Le Brésil

Chercheurs et étudiants défendent les Archives nationales. Pour l’historien, la situation est « tragique »

São Paulo – Etudiants, historiens, chercheurs et mouvements ont réalisé ce mardi (11) un acte de défense des Archives nationales, autre cible, selon eux, du « démantèlement » par le gouvernement fédéral. La manifestation a eu lieu en fin de matinée sur les marches de l’institution qui vient d’avoir 184 ans, à Praça da República, région centrale de Rio de Janeiro.

La veille, l’historien Eloá Chouzal, membre de l’Association brésilienne pour la préservation audiovisuelle (ABPA), a évoqué la situation aux Archives nationales. Dans une interview avec la journaliste Marilu Cabañas, de Radio actuelle du Brésil, elle a critiqué la nomination de Ricardo Borda D’Água de Almeida Braga au poste de directeur général. Une personne sans la moindre qualification pour le poste, a souligné le professionnel.
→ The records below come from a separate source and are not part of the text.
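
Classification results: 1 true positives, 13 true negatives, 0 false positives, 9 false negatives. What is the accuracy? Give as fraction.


Accuracy = (TP + TN) / (TP + TN + FP + FN)
TP + TN = 1 + 13 = 14
Total = 1 + 13 + 0 + 9 = 23
Accuracy = 14 / 23 = 14/23

14/23


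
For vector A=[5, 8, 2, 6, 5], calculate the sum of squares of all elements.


|A|^2 = sum of squared components
A[0]^2 = 5^2 = 25
A[1]^2 = 8^2 = 64
A[2]^2 = 2^2 = 4
A[3]^2 = 6^2 = 36
A[4]^2 = 5^2 = 25
Sum = 25 + 64 + 4 + 36 + 25 = 154

154


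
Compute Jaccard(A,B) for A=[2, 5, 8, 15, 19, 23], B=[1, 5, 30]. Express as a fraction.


A intersect B = [5]
|A intersect B| = 1
A union B = [1, 2, 5, 8, 15, 19, 23, 30]
|A union B| = 8
Jaccard = 1/8 = 1/8

1/8


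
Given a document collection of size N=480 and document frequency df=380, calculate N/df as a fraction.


IDF ratio = N / df
= 480 / 380
= 24/19

24/19


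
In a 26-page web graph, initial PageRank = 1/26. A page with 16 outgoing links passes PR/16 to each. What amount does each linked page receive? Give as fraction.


Initial PR = 1/26 = 1/26
Outlinks = 16
Contribution per link = PR / outlinks
= 1/26 / 16
= 1/416

1/416


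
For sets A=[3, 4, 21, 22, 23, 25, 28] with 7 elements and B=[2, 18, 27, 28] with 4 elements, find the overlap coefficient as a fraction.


A intersect B = [28]
|A intersect B| = 1
min(|A|, |B|) = min(7, 4) = 4
Overlap = 1 / 4 = 1/4

1/4


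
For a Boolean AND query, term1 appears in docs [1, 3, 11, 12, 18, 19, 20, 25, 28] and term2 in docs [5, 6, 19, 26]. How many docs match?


Boolean AND: find intersection of posting lists
term1 docs: [1, 3, 11, 12, 18, 19, 20, 25, 28]
term2 docs: [5, 6, 19, 26]
Intersection: [19]
|intersection| = 1

1


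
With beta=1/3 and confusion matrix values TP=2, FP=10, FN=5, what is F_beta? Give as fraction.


P = TP/(TP+FP) = 2/12 = 1/6
R = TP/(TP+FN) = 2/7 = 2/7
beta^2 = 1/3^2 = 1/9
(1 + beta^2) = 10/9
Numerator = (1+beta^2)*P*R = 10/189
Denominator = beta^2*P + R = 1/54 + 2/7 = 115/378
F_beta = 4/23

4/23


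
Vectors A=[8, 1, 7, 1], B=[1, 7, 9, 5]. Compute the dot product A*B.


Dot product = sum of element-wise products
A[0]*B[0] = 8*1 = 8
A[1]*B[1] = 1*7 = 7
A[2]*B[2] = 7*9 = 63
A[3]*B[3] = 1*5 = 5
Sum = 8 + 7 + 63 + 5 = 83

83


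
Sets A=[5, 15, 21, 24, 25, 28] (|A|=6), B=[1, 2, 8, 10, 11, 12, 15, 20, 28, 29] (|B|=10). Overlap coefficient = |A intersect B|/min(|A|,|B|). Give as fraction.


A intersect B = [15, 28]
|A intersect B| = 2
min(|A|, |B|) = min(6, 10) = 6
Overlap = 2 / 6 = 1/3

1/3


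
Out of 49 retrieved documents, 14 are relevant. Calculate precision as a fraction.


Precision = relevant_retrieved / total_retrieved
= 14 / 49
= 14 / (14 + 35)
= 2/7

2/7


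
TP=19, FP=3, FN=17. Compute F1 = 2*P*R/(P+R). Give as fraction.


F1 = 2 * P * R / (P + R)
P = TP/(TP+FP) = 19/22 = 19/22
R = TP/(TP+FN) = 19/36 = 19/36
2 * P * R = 2 * 19/22 * 19/36 = 361/396
P + R = 19/22 + 19/36 = 551/396
F1 = 361/396 / 551/396 = 19/29

19/29


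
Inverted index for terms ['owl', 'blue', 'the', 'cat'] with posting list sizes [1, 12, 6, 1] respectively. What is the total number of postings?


Summing posting list sizes:
'owl': 1 postings
'blue': 12 postings
'the': 6 postings
'cat': 1 postings
Total = 1 + 12 + 6 + 1 = 20

20


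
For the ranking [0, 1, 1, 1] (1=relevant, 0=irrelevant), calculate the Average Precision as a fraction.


Computing P@k for each relevant position:
Position 1: not relevant
Position 2: relevant, P@2 = 1/2 = 1/2
Position 3: relevant, P@3 = 2/3 = 2/3
Position 4: relevant, P@4 = 3/4 = 3/4
Sum of P@k = 1/2 + 2/3 + 3/4 = 23/12
AP = 23/12 / 3 = 23/36

23/36


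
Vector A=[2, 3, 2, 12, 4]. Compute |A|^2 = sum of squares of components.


|A|^2 = sum of squared components
A[0]^2 = 2^2 = 4
A[1]^2 = 3^2 = 9
A[2]^2 = 2^2 = 4
A[3]^2 = 12^2 = 144
A[4]^2 = 4^2 = 16
Sum = 4 + 9 + 4 + 144 + 16 = 177

177


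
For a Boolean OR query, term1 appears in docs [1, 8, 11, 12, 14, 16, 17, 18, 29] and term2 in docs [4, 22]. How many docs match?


Boolean OR: find union of posting lists
term1 docs: [1, 8, 11, 12, 14, 16, 17, 18, 29]
term2 docs: [4, 22]
Union: [1, 4, 8, 11, 12, 14, 16, 17, 18, 22, 29]
|union| = 11

11


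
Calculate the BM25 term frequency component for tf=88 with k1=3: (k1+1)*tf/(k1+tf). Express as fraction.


BM25 TF component = (k1+1)*tf / (k1+tf)
k1 = 3, tf = 88
Numerator = (3+1)*88 = 352
Denominator = 3 + 88 = 91
= 352/91 = 352/91

352/91


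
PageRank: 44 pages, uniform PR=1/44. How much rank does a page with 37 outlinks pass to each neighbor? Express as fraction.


Initial PR = 1/44 = 1/44
Outlinks = 37
Contribution per link = PR / outlinks
= 1/44 / 37
= 1/1628

1/1628


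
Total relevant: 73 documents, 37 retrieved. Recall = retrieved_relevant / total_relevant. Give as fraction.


Recall = retrieved_relevant / total_relevant
= 37 / 73
= 37 / (37 + 36)
= 37/73

37/73


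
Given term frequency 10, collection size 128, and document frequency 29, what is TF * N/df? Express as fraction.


TF * (N/df)
= 10 * (128/29)
= 10 * 128/29
= 1280/29

1280/29


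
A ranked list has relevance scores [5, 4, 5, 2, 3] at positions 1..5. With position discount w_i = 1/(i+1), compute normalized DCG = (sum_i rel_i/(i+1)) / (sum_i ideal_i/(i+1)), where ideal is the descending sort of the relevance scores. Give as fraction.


Position discount weights w_i = 1/(i+1) for i=1..5:
Weights = [1/2, 1/3, 1/4, 1/5, 1/6]
Actual relevance: [5, 4, 5, 2, 3]
DCG = 5/2 + 4/3 + 5/4 + 2/5 + 3/6 = 359/60
Ideal relevance (sorted desc): [5, 5, 4, 3, 2]
Ideal DCG = 5/2 + 5/3 + 4/4 + 3/5 + 2/6 = 61/10
nDCG = DCG / ideal_DCG = 359/60 / 61/10 = 359/366

359/366


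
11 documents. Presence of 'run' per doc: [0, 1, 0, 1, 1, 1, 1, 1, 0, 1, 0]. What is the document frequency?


Checking each document for 'run':
Doc 1: absent
Doc 2: present
Doc 3: absent
Doc 4: present
Doc 5: present
Doc 6: present
Doc 7: present
Doc 8: present
Doc 9: absent
Doc 10: present
Doc 11: absent
df = sum of presences = 0 + 1 + 0 + 1 + 1 + 1 + 1 + 1 + 0 + 1 + 0 = 7

7


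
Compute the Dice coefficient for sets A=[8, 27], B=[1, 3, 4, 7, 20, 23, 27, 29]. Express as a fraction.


A intersect B = [27]
|A intersect B| = 1
|A| = 2, |B| = 8
Dice = 2*1 / (2+8)
= 2 / 10 = 1/5

1/5


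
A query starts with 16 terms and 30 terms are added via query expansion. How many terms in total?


Original terms: 16
Expansion terms: 30
Total = 16 + 30 = 46

46


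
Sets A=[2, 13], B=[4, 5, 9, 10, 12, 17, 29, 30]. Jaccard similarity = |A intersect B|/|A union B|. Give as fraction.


A intersect B = []
|A intersect B| = 0
A union B = [2, 4, 5, 9, 10, 12, 13, 17, 29, 30]
|A union B| = 10
Jaccard = 0/10 = 0

0


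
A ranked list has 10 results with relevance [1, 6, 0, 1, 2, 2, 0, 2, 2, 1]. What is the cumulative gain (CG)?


Cumulative Gain = sum of relevance scores
Position 1: rel=1, running sum=1
Position 2: rel=6, running sum=7
Position 3: rel=0, running sum=7
Position 4: rel=1, running sum=8
Position 5: rel=2, running sum=10
Position 6: rel=2, running sum=12
Position 7: rel=0, running sum=12
Position 8: rel=2, running sum=14
Position 9: rel=2, running sum=16
Position 10: rel=1, running sum=17
CG = 17

17


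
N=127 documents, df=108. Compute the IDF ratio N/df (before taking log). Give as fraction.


IDF ratio = N / df
= 127 / 108
= 127/108

127/108


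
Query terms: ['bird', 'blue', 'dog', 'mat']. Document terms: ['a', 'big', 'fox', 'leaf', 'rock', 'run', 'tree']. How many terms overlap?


Query terms: ['bird', 'blue', 'dog', 'mat']
Document terms: ['a', 'big', 'fox', 'leaf', 'rock', 'run', 'tree']
Common terms: []
Overlap count = 0

0


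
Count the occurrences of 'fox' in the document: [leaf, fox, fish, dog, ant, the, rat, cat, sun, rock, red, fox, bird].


Document has 13 words
Scanning for 'fox':
Found at positions: [1, 11]
Count = 2

2


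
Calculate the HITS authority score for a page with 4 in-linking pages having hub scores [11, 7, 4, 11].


Authority = sum of hub scores of in-linkers
In-link 1: hub score = 11
In-link 2: hub score = 7
In-link 3: hub score = 4
In-link 4: hub score = 11
Authority = 11 + 7 + 4 + 11 = 33

33


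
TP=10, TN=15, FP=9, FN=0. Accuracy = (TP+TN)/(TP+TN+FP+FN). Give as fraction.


Accuracy = (TP + TN) / (TP + TN + FP + FN)
TP + TN = 10 + 15 = 25
Total = 10 + 15 + 9 + 0 = 34
Accuracy = 25 / 34 = 25/34

25/34


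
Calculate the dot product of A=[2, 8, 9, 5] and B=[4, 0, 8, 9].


Dot product = sum of element-wise products
A[0]*B[0] = 2*4 = 8
A[1]*B[1] = 8*0 = 0
A[2]*B[2] = 9*8 = 72
A[3]*B[3] = 5*9 = 45
Sum = 8 + 0 + 72 + 45 = 125

125


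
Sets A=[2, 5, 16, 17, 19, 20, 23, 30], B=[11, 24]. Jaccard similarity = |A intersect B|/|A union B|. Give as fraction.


A intersect B = []
|A intersect B| = 0
A union B = [2, 5, 11, 16, 17, 19, 20, 23, 24, 30]
|A union B| = 10
Jaccard = 0/10 = 0

0


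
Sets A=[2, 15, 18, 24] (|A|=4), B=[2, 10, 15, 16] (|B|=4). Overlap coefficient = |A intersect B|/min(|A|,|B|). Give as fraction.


A intersect B = [2, 15]
|A intersect B| = 2
min(|A|, |B|) = min(4, 4) = 4
Overlap = 2 / 4 = 1/2

1/2


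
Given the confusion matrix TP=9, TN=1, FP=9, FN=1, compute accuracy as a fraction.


Accuracy = (TP + TN) / (TP + TN + FP + FN)
TP + TN = 9 + 1 = 10
Total = 9 + 1 + 9 + 1 = 20
Accuracy = 10 / 20 = 1/2

1/2


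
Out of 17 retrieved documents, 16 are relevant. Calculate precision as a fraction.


Precision = relevant_retrieved / total_retrieved
= 16 / 17
= 16 / (16 + 1)
= 16/17

16/17


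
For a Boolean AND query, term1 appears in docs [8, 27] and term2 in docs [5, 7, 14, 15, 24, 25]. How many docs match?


Boolean AND: find intersection of posting lists
term1 docs: [8, 27]
term2 docs: [5, 7, 14, 15, 24, 25]
Intersection: []
|intersection| = 0

0


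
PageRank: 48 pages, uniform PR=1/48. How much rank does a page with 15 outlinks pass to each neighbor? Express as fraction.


Initial PR = 1/48 = 1/48
Outlinks = 15
Contribution per link = PR / outlinks
= 1/48 / 15
= 1/720

1/720


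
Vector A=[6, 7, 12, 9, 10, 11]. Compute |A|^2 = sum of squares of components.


|A|^2 = sum of squared components
A[0]^2 = 6^2 = 36
A[1]^2 = 7^2 = 49
A[2]^2 = 12^2 = 144
A[3]^2 = 9^2 = 81
A[4]^2 = 10^2 = 100
A[5]^2 = 11^2 = 121
Sum = 36 + 49 + 144 + 81 + 100 + 121 = 531

531


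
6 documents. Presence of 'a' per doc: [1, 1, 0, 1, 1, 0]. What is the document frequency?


Checking each document for 'a':
Doc 1: present
Doc 2: present
Doc 3: absent
Doc 4: present
Doc 5: present
Doc 6: absent
df = sum of presences = 1 + 1 + 0 + 1 + 1 + 0 = 4

4


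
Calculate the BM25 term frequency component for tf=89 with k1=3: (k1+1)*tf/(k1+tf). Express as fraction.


BM25 TF component = (k1+1)*tf / (k1+tf)
k1 = 3, tf = 89
Numerator = (3+1)*89 = 356
Denominator = 3 + 89 = 92
= 356/92 = 89/23

89/23


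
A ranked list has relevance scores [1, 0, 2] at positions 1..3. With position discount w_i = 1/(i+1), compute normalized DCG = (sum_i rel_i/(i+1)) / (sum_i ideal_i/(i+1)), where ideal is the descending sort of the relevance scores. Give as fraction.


Position discount weights w_i = 1/(i+1) for i=1..3:
Weights = [1/2, 1/3, 1/4]
Actual relevance: [1, 0, 2]
DCG = 1/2 + 0/3 + 2/4 = 1
Ideal relevance (sorted desc): [2, 1, 0]
Ideal DCG = 2/2 + 1/3 + 0/4 = 4/3
nDCG = DCG / ideal_DCG = 1 / 4/3 = 3/4

3/4


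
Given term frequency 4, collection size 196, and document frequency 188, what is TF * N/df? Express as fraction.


TF * (N/df)
= 4 * (196/188)
= 4 * 49/47
= 196/47

196/47


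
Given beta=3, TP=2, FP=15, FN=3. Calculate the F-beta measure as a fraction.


P = TP/(TP+FP) = 2/17 = 2/17
R = TP/(TP+FN) = 2/5 = 2/5
beta^2 = 3^2 = 9
(1 + beta^2) = 10
Numerator = (1+beta^2)*P*R = 8/17
Denominator = beta^2*P + R = 18/17 + 2/5 = 124/85
F_beta = 10/31

10/31


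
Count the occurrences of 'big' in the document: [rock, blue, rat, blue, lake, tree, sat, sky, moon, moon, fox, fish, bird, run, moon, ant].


Document has 16 words
Scanning for 'big':
Term not found in document
Count = 0

0


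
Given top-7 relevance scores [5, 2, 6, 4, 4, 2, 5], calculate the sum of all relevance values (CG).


Cumulative Gain = sum of relevance scores
Position 1: rel=5, running sum=5
Position 2: rel=2, running sum=7
Position 3: rel=6, running sum=13
Position 4: rel=4, running sum=17
Position 5: rel=4, running sum=21
Position 6: rel=2, running sum=23
Position 7: rel=5, running sum=28
CG = 28

28


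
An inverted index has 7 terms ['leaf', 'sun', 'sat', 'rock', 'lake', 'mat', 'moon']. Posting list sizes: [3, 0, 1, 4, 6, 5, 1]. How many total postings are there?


Summing posting list sizes:
'leaf': 3 postings
'sun': 0 postings
'sat': 1 postings
'rock': 4 postings
'lake': 6 postings
'mat': 5 postings
'moon': 1 postings
Total = 3 + 0 + 1 + 4 + 6 + 5 + 1 = 20

20


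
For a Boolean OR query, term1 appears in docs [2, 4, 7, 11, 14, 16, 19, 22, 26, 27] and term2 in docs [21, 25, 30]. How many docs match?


Boolean OR: find union of posting lists
term1 docs: [2, 4, 7, 11, 14, 16, 19, 22, 26, 27]
term2 docs: [21, 25, 30]
Union: [2, 4, 7, 11, 14, 16, 19, 21, 22, 25, 26, 27, 30]
|union| = 13

13


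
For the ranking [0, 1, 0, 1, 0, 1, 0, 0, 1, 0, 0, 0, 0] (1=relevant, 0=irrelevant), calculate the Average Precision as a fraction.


Computing P@k for each relevant position:
Position 1: not relevant
Position 2: relevant, P@2 = 1/2 = 1/2
Position 3: not relevant
Position 4: relevant, P@4 = 2/4 = 1/2
Position 5: not relevant
Position 6: relevant, P@6 = 3/6 = 1/2
Position 7: not relevant
Position 8: not relevant
Position 9: relevant, P@9 = 4/9 = 4/9
Position 10: not relevant
Position 11: not relevant
Position 12: not relevant
Position 13: not relevant
Sum of P@k = 1/2 + 1/2 + 1/2 + 4/9 = 35/18
AP = 35/18 / 4 = 35/72

35/72


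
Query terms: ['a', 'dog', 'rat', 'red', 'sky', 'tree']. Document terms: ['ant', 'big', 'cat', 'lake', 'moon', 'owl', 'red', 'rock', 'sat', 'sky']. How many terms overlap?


Query terms: ['a', 'dog', 'rat', 'red', 'sky', 'tree']
Document terms: ['ant', 'big', 'cat', 'lake', 'moon', 'owl', 'red', 'rock', 'sat', 'sky']
Common terms: ['red', 'sky']
Overlap count = 2

2


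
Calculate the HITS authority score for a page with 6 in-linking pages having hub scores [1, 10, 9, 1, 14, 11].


Authority = sum of hub scores of in-linkers
In-link 1: hub score = 1
In-link 2: hub score = 10
In-link 3: hub score = 9
In-link 4: hub score = 1
In-link 5: hub score = 14
In-link 6: hub score = 11
Authority = 1 + 10 + 9 + 1 + 14 + 11 = 46

46


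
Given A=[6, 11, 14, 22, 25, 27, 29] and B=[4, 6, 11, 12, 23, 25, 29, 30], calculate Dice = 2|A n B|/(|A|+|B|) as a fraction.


A intersect B = [6, 11, 25, 29]
|A intersect B| = 4
|A| = 7, |B| = 8
Dice = 2*4 / (7+8)
= 8 / 15 = 8/15

8/15


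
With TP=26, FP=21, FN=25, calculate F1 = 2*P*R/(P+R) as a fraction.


F1 = 2 * P * R / (P + R)
P = TP/(TP+FP) = 26/47 = 26/47
R = TP/(TP+FN) = 26/51 = 26/51
2 * P * R = 2 * 26/47 * 26/51 = 1352/2397
P + R = 26/47 + 26/51 = 2548/2397
F1 = 1352/2397 / 2548/2397 = 26/49

26/49


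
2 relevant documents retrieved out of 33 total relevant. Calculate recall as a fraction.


Recall = retrieved_relevant / total_relevant
= 2 / 33
= 2 / (2 + 31)
= 2/33

2/33


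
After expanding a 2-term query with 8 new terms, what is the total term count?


Original terms: 2
Expansion terms: 8
Total = 2 + 8 = 10

10


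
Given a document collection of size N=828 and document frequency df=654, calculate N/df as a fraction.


IDF ratio = N / df
= 828 / 654
= 138/109

138/109


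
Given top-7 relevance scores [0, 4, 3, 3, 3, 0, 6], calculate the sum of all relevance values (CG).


Cumulative Gain = sum of relevance scores
Position 1: rel=0, running sum=0
Position 2: rel=4, running sum=4
Position 3: rel=3, running sum=7
Position 4: rel=3, running sum=10
Position 5: rel=3, running sum=13
Position 6: rel=0, running sum=13
Position 7: rel=6, running sum=19
CG = 19

19


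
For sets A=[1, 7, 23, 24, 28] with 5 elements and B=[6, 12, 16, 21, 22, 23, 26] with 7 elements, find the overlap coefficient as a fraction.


A intersect B = [23]
|A intersect B| = 1
min(|A|, |B|) = min(5, 7) = 5
Overlap = 1 / 5 = 1/5

1/5


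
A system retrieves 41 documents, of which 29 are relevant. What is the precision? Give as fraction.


Precision = relevant_retrieved / total_retrieved
= 29 / 41
= 29 / (29 + 12)
= 29/41

29/41


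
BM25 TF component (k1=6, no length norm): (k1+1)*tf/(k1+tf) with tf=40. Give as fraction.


BM25 TF component = (k1+1)*tf / (k1+tf)
k1 = 6, tf = 40
Numerator = (6+1)*40 = 280
Denominator = 6 + 40 = 46
= 280/46 = 140/23

140/23


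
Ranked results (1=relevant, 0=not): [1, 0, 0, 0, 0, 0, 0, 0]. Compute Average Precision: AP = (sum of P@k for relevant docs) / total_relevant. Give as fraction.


Computing P@k for each relevant position:
Position 1: relevant, P@1 = 1/1 = 1
Position 2: not relevant
Position 3: not relevant
Position 4: not relevant
Position 5: not relevant
Position 6: not relevant
Position 7: not relevant
Position 8: not relevant
Sum of P@k = 1 = 1
AP = 1 / 1 = 1

1


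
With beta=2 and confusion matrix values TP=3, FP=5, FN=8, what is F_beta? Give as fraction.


P = TP/(TP+FP) = 3/8 = 3/8
R = TP/(TP+FN) = 3/11 = 3/11
beta^2 = 2^2 = 4
(1 + beta^2) = 5
Numerator = (1+beta^2)*P*R = 45/88
Denominator = beta^2*P + R = 3/2 + 3/11 = 39/22
F_beta = 15/52

15/52


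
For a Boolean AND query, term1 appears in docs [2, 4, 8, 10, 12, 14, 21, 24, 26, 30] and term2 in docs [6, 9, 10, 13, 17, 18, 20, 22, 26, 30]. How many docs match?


Boolean AND: find intersection of posting lists
term1 docs: [2, 4, 8, 10, 12, 14, 21, 24, 26, 30]
term2 docs: [6, 9, 10, 13, 17, 18, 20, 22, 26, 30]
Intersection: [10, 26, 30]
|intersection| = 3

3


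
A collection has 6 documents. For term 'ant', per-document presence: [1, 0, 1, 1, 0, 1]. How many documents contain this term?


Checking each document for 'ant':
Doc 1: present
Doc 2: absent
Doc 3: present
Doc 4: present
Doc 5: absent
Doc 6: present
df = sum of presences = 1 + 0 + 1 + 1 + 0 + 1 = 4

4


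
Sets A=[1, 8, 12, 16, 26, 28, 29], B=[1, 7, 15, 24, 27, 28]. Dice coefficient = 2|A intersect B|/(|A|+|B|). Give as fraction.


A intersect B = [1, 28]
|A intersect B| = 2
|A| = 7, |B| = 6
Dice = 2*2 / (7+6)
= 4 / 13 = 4/13

4/13


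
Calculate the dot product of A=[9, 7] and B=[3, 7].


Dot product = sum of element-wise products
A[0]*B[0] = 9*3 = 27
A[1]*B[1] = 7*7 = 49
Sum = 27 + 49 = 76

76


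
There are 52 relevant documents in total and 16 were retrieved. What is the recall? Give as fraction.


Recall = retrieved_relevant / total_relevant
= 16 / 52
= 16 / (16 + 36)
= 4/13

4/13


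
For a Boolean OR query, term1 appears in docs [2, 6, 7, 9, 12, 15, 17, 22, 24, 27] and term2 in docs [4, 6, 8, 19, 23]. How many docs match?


Boolean OR: find union of posting lists
term1 docs: [2, 6, 7, 9, 12, 15, 17, 22, 24, 27]
term2 docs: [4, 6, 8, 19, 23]
Union: [2, 4, 6, 7, 8, 9, 12, 15, 17, 19, 22, 23, 24, 27]
|union| = 14

14


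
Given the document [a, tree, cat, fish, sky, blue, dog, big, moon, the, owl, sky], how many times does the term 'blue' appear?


Document has 12 words
Scanning for 'blue':
Found at positions: [5]
Count = 1

1


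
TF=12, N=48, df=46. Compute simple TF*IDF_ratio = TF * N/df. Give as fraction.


TF * (N/df)
= 12 * (48/46)
= 12 * 24/23
= 288/23

288/23


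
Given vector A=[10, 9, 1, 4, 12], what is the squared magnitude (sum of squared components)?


|A|^2 = sum of squared components
A[0]^2 = 10^2 = 100
A[1]^2 = 9^2 = 81
A[2]^2 = 1^2 = 1
A[3]^2 = 4^2 = 16
A[4]^2 = 12^2 = 144
Sum = 100 + 81 + 1 + 16 + 144 = 342

342


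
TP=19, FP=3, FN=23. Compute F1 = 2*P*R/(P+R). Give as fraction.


F1 = 2 * P * R / (P + R)
P = TP/(TP+FP) = 19/22 = 19/22
R = TP/(TP+FN) = 19/42 = 19/42
2 * P * R = 2 * 19/22 * 19/42 = 361/462
P + R = 19/22 + 19/42 = 304/231
F1 = 361/462 / 304/231 = 19/32

19/32


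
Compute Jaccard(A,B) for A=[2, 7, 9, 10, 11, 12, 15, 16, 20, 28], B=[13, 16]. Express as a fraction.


A intersect B = [16]
|A intersect B| = 1
A union B = [2, 7, 9, 10, 11, 12, 13, 15, 16, 20, 28]
|A union B| = 11
Jaccard = 1/11 = 1/11

1/11


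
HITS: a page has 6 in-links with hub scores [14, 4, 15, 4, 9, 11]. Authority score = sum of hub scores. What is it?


Authority = sum of hub scores of in-linkers
In-link 1: hub score = 14
In-link 2: hub score = 4
In-link 3: hub score = 15
In-link 4: hub score = 4
In-link 5: hub score = 9
In-link 6: hub score = 11
Authority = 14 + 4 + 15 + 4 + 9 + 11 = 57

57


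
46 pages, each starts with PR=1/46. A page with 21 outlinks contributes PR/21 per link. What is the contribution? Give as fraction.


Initial PR = 1/46 = 1/46
Outlinks = 21
Contribution per link = PR / outlinks
= 1/46 / 21
= 1/966

1/966


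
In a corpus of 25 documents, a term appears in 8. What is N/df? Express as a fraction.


IDF ratio = N / df
= 25 / 8
= 25/8

25/8


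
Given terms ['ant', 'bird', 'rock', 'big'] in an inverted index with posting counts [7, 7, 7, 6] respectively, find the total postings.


Summing posting list sizes:
'ant': 7 postings
'bird': 7 postings
'rock': 7 postings
'big': 6 postings
Total = 7 + 7 + 7 + 6 = 27

27


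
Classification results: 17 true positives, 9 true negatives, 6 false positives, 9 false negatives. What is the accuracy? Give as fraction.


Accuracy = (TP + TN) / (TP + TN + FP + FN)
TP + TN = 17 + 9 = 26
Total = 17 + 9 + 6 + 9 = 41
Accuracy = 26 / 41 = 26/41

26/41


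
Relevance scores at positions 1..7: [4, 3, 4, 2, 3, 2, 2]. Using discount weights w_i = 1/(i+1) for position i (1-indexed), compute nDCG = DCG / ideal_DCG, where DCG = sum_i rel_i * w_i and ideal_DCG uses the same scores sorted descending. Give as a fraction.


Position discount weights w_i = 1/(i+1) for i=1..7:
Weights = [1/2, 1/3, 1/4, 1/5, 1/6, 1/7, 1/8]
Actual relevance: [4, 3, 4, 2, 3, 2, 2]
DCG = 4/2 + 3/3 + 4/4 + 2/5 + 3/6 + 2/7 + 2/8 = 761/140
Ideal relevance (sorted desc): [4, 4, 3, 3, 2, 2, 2]
Ideal DCG = 4/2 + 4/3 + 3/4 + 3/5 + 2/6 + 2/7 + 2/8 = 583/105
nDCG = DCG / ideal_DCG = 761/140 / 583/105 = 2283/2332

2283/2332


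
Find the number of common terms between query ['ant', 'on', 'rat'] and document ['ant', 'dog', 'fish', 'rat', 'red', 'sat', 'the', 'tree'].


Query terms: ['ant', 'on', 'rat']
Document terms: ['ant', 'dog', 'fish', 'rat', 'red', 'sat', 'the', 'tree']
Common terms: ['ant', 'rat']
Overlap count = 2

2


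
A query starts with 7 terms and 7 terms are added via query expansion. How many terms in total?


Original terms: 7
Expansion terms: 7
Total = 7 + 7 = 14

14


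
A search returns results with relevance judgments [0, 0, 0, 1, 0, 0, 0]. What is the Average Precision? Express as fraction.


Computing P@k for each relevant position:
Position 1: not relevant
Position 2: not relevant
Position 3: not relevant
Position 4: relevant, P@4 = 1/4 = 1/4
Position 5: not relevant
Position 6: not relevant
Position 7: not relevant
Sum of P@k = 1/4 = 1/4
AP = 1/4 / 1 = 1/4

1/4


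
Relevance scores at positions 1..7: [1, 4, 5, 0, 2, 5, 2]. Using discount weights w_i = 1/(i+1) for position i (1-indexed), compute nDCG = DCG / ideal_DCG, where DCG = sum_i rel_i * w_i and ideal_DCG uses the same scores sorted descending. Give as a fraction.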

Archives principales du pays

« Vous n’allez pas mettre un historien pour construire un pont. Ce monsieur n’a pas la moindre expérience, c’est une personne qui vient du domaine de la sécurité, liée au ministère de la Justice, il se vante de participer à des clubs de tir. Cette personne qui gère les principales archives de la mémoire brésilienne est tragique », a déploré Eloá. « Il ne pouvait pas être là, car il n’est pas en forme. Comment une personne qui n’est pas de la région peut-elle gérer la plus grande collection de l’histoire de l’administration publique ? »

Les conséquences de la nouvelle direction se font déjà sentir. Deux serviteurs occupant des fonctions importantes aux Archives nationales ont été licenciés, provoquant un malaise interne. Et quatre autres ont été renvoyés dans leurs organes d’origine. Par ailleurs, un décret de décembre (10 148) modifie la structure de l’AN. « Dans le sens », dit Eloá, « de retirer au corps sa fonction principale, qui est la gestion des documents du pouvoir exécutif. Elle souligne l’importance des Archives : « Il y a 55 kilomètres de documents, plus d’un million de photographies, des cartes, la Lei Áurea est là, toutes les Constitutions, des documents d’immigrés, des films de la collection Tupi… C’est aussi un pro- collecte citoyenne. », dit-il.

Documents de la dictature

Des documents de la période de la dictature sont également aux Archives nationales, sur le site Souvenirs révélés. Les chercheurs craignent des restrictions d’accès à ces documents voire une simple « disparition ».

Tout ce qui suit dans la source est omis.